Equine laminitis: loss of hemidesmosomes in hoof secondary epidermal lamellae correlates to dose in an oligofructose induction model: an ultrastructural study
Article first published online: 5 JAN 2010
2004 EVJ Ltd
Equine Veterinary Journal
Volume 36, Issue 3, pages 230–235, April 2004
How to Cite
French, K. R. and Pollitt, C. C. (2004), Equine laminitis: loss of hemidesmosomes in hoof secondary epidermal lamellae correlates to dose in an oligofructose induction model: an ultrastructural study. Equine Veterinary Journal, 36: 230–235. doi: 10.2746/0425164044877125
- Issue published online: 5 JAN 2010
- Article first published online: 5 JAN 2010
- Paper received for publication 01.05.03; Accepted 08.01.04
- basement membrane lesion;
- transmission electron microscopy
Reasons for performing study: Light microscopical studies show that the key lesion of laminitis is separation at the hoof lamellar dermal-epidermal interface. More precise knowledge of the damage occurring in the lamellar basement membrane zone may result if laminitis affected tissue is examined with the transmission electron microscope. This could lead to better understanding of the pathogenesis of lesions and the means of treatment or prevention.
Objectives: To investigate the ultrastructure of acute laminitis as disease of greater severity is induced by increasing oligofructose (OF) dosage.
Methods: Three pairs of normal horses, dosed with OF at 7.5, 10 and 12.5 g/kg bwt via nasogastric intubation, developed laminitis 48 h later. Following euthanasia, their forefeet were processed for transmission electron microscopy. Lamellar basal cell hemidesmosome (HD) numbers and the distance between the basal cell plasmalemma and the lamina densa of the basement membrane were estimated and compared to control tissue.
Results: Increasing OF dosage caused greater HD loss and more severe laminitis. The characteristic separation of the basement membrane, cytoskeleton failure and rounded basal cell nuclei results from combined HD dysassembly and anchoring filament failure.

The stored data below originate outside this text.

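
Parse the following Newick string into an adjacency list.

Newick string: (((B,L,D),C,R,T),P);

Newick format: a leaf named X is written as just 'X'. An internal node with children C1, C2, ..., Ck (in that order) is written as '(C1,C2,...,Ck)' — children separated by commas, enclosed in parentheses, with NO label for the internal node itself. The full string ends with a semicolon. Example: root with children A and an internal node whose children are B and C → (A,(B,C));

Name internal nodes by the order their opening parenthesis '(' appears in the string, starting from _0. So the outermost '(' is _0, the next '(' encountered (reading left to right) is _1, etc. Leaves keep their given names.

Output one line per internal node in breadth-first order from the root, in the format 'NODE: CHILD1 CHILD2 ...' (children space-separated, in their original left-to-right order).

Answer: _0: _1 P
_1: _2 C R T
_2: B L D

Derivation:
Input: (((B,L,D),C,R,T),P);
Scanning left-to-right, naming '(' by encounter order:
  pos 0: '(' -> open internal node _0 (depth 1)
  pos 1: '(' -> open internal node _1 (depth 2)
  pos 2: '(' -> open internal node _2 (depth 3)
  pos 8: ')' -> close internal node _2 (now at depth 2)
  pos 15: ')' -> close internal node _1 (now at depth 1)
  pos 18: ')' -> close internal node _0 (now at depth 0)
Total internal nodes: 3
BFS adjacency from root:
  _0: _1 P
  _1: _2 C R T
  _2: B L D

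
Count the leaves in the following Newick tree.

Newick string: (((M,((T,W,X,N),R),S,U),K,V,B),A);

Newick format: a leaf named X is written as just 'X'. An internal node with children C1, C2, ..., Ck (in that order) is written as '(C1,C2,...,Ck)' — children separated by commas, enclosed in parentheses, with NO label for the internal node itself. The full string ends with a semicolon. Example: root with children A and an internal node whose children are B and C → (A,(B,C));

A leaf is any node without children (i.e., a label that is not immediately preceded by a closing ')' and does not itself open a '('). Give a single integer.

Answer: 12

Derivation:
Newick: (((M,((T,W,X,N),R),S,U),K,V,B),A);
Scan left-to-right; a leaf is any maximal label run not followed by '(':
  pos 3: leaf 'M' → count = 1
  pos 7: leaf 'T' → count = 2
  pos 9: leaf 'W' → count = 3
  pos 11: leaf 'X' → count = 4
  pos 13: leaf 'N' → count = 5
  pos 16: leaf 'R' → count = 6
  pos 19: leaf 'S' → count = 7
  pos 21: leaf 'U' → count = 8
  pos 24: leaf 'K' → count = 9
  pos 26: leaf 'V' → count = 10
  pos 28: leaf 'B' → count = 11
  pos 31: leaf 'A' → count = 12
Total leaves: 12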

Conclusions: Without properly assembled HDs, dysadhesion between the lamina densa of the basement membrane (BM) and epidermal basal cells occurs, emphasising the fundamental importance of HDs in maintaining attachment at the lamellar interface. Medical conditions that trigger lamellar matrix metalloproteinase (MMP) activation and/or compromise entry of glucose into lamellar basal cells appear to promote loss and failure of HDs and, therefore, laminitis development.
Potential relevance: A correlation between lameness severity and escalating loss of lamellar HDs now exists. Therapy aimed at protecting the lamellar environment from haematogenous delivery of MMP activators or from glucose deprivation may control laminitis development.